The Evolution From Cabinet Card To Canvas
The process of finding Victorian images on which to base my work has always been one of the most exciting and engaging parts of the image making process. I look through thousands of photographs until I come upon the image which really speaks to me.
When I first laid eyes on this incredibly well attired Germany lady I imagined a young woman gazing out to sea, staring past the low grey storm clouds to what lay beyond; waiting. Her dress immediately brought to mind all the tiny wonders that can be found in rock pools where the collector may spend hours searching for treasures to display in their cabinet of curiosities, able to relive the experience of discovery repeatedly through revisiting the object.
Colour is absent in the photographs of this time but this image speaks to me in colour as well. She is a collection of greys and pinks. Greys for the deep green grey of the ocean before a storm, the heavy greys of rain clouds closing over the water and the glittering greys of rocks on which waves break and mollusks cling. Pinks represent coral which in Victorian times was thought to promote good health and longevity.
A La Ronde in Devon is close to the sea and houses an extensive collection of shells displayed in cabinets, bell jars and fireplace grates. In this photograph of the unknown German lady disconnected from her time, passions and family I see a bridge to the two spinster cousins who built A La Ronde. Their house and their collections like this photo which long survives its sitter has become their portrait and a way for those living today to connect with the objects which represent their lives in a very real and tangible way.

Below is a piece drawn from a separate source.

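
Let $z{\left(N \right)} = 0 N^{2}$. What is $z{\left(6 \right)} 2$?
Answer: $0$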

To create the drawing I first sketch out a very rough silhouette of the sitter onto my canvas. I don’t make drawings before I start on the canvas because I’ve found that in translating the drawing again and again small and hardly perceptible changes in the line-work alter the image. I prefer to discover the changing composition though a process of trial and error erasing passages which don’t work and strengthening those that do. The face even at this early stage has a personality which is influenced by my subconscious, if the face and especially the eyes are wrong I will erase and draw again until the face gives me confidence and says something to me about what I will be speaking about in the work. I love the subtlety of the tiny changes in a face, to me it is the most important part of a work and I won’t begin the painting until it is right.